Pero es más, el propio Juzgador 'a quo' afirmó en su sentencia (pg 6 de la misma) que la obtención de la confesión, según lo que declararon los agentes que citaba, se produjo tres mostrarle (al acusado) las imágenes impresas de él mismo en las tres farmacias que pudieron captarlas y que constaban como prueba documental en la causa.
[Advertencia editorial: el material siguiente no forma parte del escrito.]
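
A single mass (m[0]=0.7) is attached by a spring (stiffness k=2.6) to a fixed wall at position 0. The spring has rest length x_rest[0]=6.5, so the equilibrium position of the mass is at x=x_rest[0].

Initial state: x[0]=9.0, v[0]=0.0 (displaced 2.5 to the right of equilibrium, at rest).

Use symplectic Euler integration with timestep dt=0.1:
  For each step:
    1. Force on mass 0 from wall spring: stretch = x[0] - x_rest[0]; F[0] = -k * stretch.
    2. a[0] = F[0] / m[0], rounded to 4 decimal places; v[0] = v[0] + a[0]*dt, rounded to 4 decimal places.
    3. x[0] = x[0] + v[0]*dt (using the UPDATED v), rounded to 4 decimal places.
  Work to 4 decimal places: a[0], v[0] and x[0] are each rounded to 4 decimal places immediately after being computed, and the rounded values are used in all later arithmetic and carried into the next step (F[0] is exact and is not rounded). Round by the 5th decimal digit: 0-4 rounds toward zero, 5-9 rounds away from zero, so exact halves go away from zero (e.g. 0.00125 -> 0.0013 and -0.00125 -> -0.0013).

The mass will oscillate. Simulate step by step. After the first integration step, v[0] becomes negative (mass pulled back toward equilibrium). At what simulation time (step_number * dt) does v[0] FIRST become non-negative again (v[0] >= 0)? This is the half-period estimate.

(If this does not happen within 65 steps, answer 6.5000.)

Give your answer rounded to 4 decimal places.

Step 0: x=[9.0000] v=[0.0000]
Step 1: x=[8.9071] v=[-0.9286]
Step 2: x=[8.7248] v=[-1.8227]
Step 3: x=[8.4599] v=[-2.6491]
Step 4: x=[8.1222] v=[-3.3771]
Step 5: x=[7.7242] v=[-3.9796]
Step 6: x=[7.2808] v=[-4.4343]
Step 7: x=[6.8084] v=[-4.7243]
Step 8: x=[6.3245] v=[-4.8389]
Step 9: x=[5.8471] v=[-4.7737]
Step 10: x=[5.3940] v=[-4.5312]
Step 11: x=[4.9820] v=[-4.1204]
Step 12: x=[4.6263] v=[-3.5566]
Step 13: x=[4.3402] v=[-2.8607]
Step 14: x=[4.1344] v=[-2.0585]
Step 15: x=[4.0164] v=[-1.1799]
Step 16: x=[3.9907] v=[-0.2574]
Step 17: x=[4.0582] v=[0.6746]
First v>=0 after going negative at step 17, time=1.7000

Answer: 1.7000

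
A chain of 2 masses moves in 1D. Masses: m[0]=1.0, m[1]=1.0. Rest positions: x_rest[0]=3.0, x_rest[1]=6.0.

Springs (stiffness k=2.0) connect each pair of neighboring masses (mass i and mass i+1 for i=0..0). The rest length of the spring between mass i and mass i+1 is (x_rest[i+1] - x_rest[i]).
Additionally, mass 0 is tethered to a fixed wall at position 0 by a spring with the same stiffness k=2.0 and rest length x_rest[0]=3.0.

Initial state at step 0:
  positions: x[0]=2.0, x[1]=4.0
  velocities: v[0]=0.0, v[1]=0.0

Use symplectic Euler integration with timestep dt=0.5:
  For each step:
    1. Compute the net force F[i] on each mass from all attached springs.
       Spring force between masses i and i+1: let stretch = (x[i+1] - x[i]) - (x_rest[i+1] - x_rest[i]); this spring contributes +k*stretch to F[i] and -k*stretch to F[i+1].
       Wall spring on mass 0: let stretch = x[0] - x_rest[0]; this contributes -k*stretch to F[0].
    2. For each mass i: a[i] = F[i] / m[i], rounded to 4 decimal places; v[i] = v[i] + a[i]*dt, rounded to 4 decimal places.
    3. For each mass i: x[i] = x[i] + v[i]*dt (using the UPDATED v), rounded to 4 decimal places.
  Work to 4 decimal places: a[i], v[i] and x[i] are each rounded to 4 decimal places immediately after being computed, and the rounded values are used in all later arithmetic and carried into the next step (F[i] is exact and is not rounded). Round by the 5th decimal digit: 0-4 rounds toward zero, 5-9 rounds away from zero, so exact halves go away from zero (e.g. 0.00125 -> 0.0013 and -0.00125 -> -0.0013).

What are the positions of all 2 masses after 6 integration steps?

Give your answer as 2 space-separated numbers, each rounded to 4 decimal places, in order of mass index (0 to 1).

Step 0: x=[2.0000 4.0000] v=[0.0000 0.0000]
Step 1: x=[2.0000 4.5000] v=[0.0000 1.0000]
Step 2: x=[2.2500 5.2500] v=[0.5000 1.5000]
Step 3: x=[2.8750 6.0000] v=[1.2500 1.5000]
Step 4: x=[3.6250 6.6875] v=[1.5000 1.3750]
Step 5: x=[4.0938 7.3438] v=[0.9375 1.3125]
Step 6: x=[4.1407 7.8751] v=[0.0937 1.0625]

Answer: 4.1407 7.8751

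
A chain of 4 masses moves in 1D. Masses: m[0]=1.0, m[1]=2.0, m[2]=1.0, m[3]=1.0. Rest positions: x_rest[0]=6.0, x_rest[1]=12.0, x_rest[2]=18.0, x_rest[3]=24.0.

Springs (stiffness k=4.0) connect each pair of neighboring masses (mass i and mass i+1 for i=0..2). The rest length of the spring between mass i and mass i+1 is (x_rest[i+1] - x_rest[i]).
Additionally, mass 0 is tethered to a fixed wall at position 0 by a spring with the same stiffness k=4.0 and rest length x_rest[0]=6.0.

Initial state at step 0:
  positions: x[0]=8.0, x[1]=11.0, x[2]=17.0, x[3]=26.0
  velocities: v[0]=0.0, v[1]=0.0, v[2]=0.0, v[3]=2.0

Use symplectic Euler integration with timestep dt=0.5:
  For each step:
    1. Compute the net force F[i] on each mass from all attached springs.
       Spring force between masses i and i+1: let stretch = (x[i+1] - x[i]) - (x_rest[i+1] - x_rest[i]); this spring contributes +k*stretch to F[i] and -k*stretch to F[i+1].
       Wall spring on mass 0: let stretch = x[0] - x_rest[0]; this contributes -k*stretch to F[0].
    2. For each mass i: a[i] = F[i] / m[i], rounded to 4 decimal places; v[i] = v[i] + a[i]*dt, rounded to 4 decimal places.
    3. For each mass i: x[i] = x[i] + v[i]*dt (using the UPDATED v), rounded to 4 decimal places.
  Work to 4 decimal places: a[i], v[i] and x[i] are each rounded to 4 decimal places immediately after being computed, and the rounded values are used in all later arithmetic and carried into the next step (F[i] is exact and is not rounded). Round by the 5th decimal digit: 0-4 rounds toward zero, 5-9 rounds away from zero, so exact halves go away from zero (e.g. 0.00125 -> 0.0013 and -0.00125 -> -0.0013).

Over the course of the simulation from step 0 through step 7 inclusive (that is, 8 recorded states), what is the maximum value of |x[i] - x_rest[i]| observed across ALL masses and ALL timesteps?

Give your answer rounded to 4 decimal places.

Step 0: x=[8.0000 11.0000 17.0000 26.0000] v=[0.0000 0.0000 0.0000 2.0000]
Step 1: x=[3.0000 12.5000 20.0000 24.0000] v=[-10.0000 3.0000 6.0000 -4.0000]
Step 2: x=[4.5000 13.0000 19.5000 24.0000] v=[3.0000 1.0000 -1.0000 0.0000]
Step 3: x=[10.0000 12.5000 17.0000 25.5000] v=[11.0000 -1.0000 -5.0000 3.0000]
Step 4: x=[8.0000 13.0000 18.5000 24.5000] v=[-4.0000 1.0000 3.0000 -2.0000]
Step 5: x=[3.0000 13.7500 20.5000 23.5000] v=[-10.0000 1.5000 4.0000 -2.0000]
Step 6: x=[5.7500 12.5000 18.7500 25.5000] v=[5.5000 -2.5000 -3.5000 4.0000]
Step 7: x=[9.5000 11.0000 17.5000 26.7500] v=[7.5000 -3.0000 -2.5000 2.5000]
Max displacement = 4.0000

Answer: 4.0000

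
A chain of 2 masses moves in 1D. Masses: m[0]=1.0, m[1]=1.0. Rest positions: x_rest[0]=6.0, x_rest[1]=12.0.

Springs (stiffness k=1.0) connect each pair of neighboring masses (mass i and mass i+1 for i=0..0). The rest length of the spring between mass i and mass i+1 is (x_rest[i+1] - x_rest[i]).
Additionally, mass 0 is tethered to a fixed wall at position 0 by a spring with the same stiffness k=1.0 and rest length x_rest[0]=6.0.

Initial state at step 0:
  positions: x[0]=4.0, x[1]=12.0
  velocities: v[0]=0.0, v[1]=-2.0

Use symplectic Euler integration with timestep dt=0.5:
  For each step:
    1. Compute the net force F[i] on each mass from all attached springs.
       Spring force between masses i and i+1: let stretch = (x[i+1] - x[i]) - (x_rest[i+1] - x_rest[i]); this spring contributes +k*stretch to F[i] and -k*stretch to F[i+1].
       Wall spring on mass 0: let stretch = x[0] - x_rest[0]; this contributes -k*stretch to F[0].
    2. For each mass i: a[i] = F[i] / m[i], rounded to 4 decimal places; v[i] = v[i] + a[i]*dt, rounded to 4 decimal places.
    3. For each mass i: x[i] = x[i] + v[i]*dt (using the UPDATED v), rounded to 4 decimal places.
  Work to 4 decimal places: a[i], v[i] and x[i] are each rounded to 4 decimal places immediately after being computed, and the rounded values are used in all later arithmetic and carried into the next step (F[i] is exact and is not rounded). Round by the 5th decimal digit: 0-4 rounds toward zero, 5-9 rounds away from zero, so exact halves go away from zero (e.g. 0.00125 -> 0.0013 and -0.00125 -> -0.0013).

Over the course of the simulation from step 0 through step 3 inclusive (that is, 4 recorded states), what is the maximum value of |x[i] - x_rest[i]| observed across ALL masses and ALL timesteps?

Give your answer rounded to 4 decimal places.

Step 0: x=[4.0000 12.0000] v=[0.0000 -2.0000]
Step 1: x=[5.0000 10.5000] v=[2.0000 -3.0000]
Step 2: x=[6.1250 9.1250] v=[2.2500 -2.7500]
Step 3: x=[6.4688 8.5000] v=[0.6875 -1.2500]
Max displacement = 3.5000

Answer: 3.5000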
En consonancia con ello, no puede dejar de significarse que el Sr Vicente acompañó a los Mosos d'Esquadra a la Comisaria no sin que antes un dotación policial hubiera acudido a su domicilio tras haber sido filiado por otros compañeros que el verlo en la calle repararon en que se parecía mucho a la persona que aparecía en las imágenes impresas que se habían obtenido y repartido entre los agentes a raiz de las grabaciones que de los hechos se habían producido en algunas de las farmacias, lo cual implica que las fuerzas de seguridad tenían ya encauzada la investigación.

CUARTO.- Corolario de todo lo que viene siendo razonado será la procedencia de excluir la concurrencia en la actuación del acusado de la atenuante de confesión de la infracción a las autoridades que fue apreciada en la instancia, lo que determinará que la pena correspondiente a cada uno de los delitos por los que se condenó al Sr Vicente no pueda ser bajada en un grado por mor de la coexistencia de la apuntada atenuante con la de reparación del daños, procediendo imponer las penas en su mitad inferior, individualizándolas, atendida la menor entidad de la intimidación en todos los robos, en dos años de prisión por cada uno de los dos delitos consumados de robo con intimidación y uso de arma, y en siete meses de prisión por el delito de robo con intimidación en grado de tentativa, al haberse configurado ésta como inacabada, con la accesoria en todos los casos de inhabilitación especial para el derecho de sufragio pasivo durante la condena.

QUINTO.- Se declaran de oficio las costas procesales de la alzada.

Vistos los preceptos legales citados y demás de pertinente y general aplicación

Fallo

QUE CON ESTIMACION PARCIAL del recurso de apelación interpuesto por el Ministerio Fiscal, contra la sentencia dictada por el Juzgado de lo Penal nº 28 de Barcelona en los autos de P. Abreviado nº 293/16, debemos revocar y revocamos parcialmente confirmar la misma, en el sentido de excluir la concurrencia en la actuación del acusado Vicente de la atenuante de confesión de la infracción a las autoridades que fue apreciada en la instancia, imponiéndose al mismo por cada uno de los dos delitos consumados de robo con intimidación y uso de arma por los que fue condenado en dicha resolución, la pena de dos años de prisión, y por el delito de robo con intimidación en grado de tentativa, por el que igualmente fue condenado, la pena de siete meses de prisión, con la accesoria en todos los casos de inhabilitación especial para el derecho de sufragio pasivo durante la condena, dejándose inalterables el resto de sus pronunciamientos y declarándose de oficio las costas de la alzada.

Así por esta nuestra sentencia, de la que se unirá certificación al rollo de sala y se notificará al Ministerio Fiscal y demás partes, haciéndoles saber que contra la misma podrá interponerse recurso de casación por infracción de ley del motivo previsto en el nº 1º del art 849 de la L.E.Criminal , a saber, cuando, dados los hechos declarados probados, se hubiese infringido un precepto de carácter sustantivo u otra norma jurídica del mismo carácter que deba ser observada en la aplicación de ley penal, la pronunciamos, mandamos y firmamos.

PUBLICACIÓN.- Seguidamente se da a la anterior sentencia, una vez firmada por los Magistrados que la han dictado, la publicidad exigida por la ley; doy fe.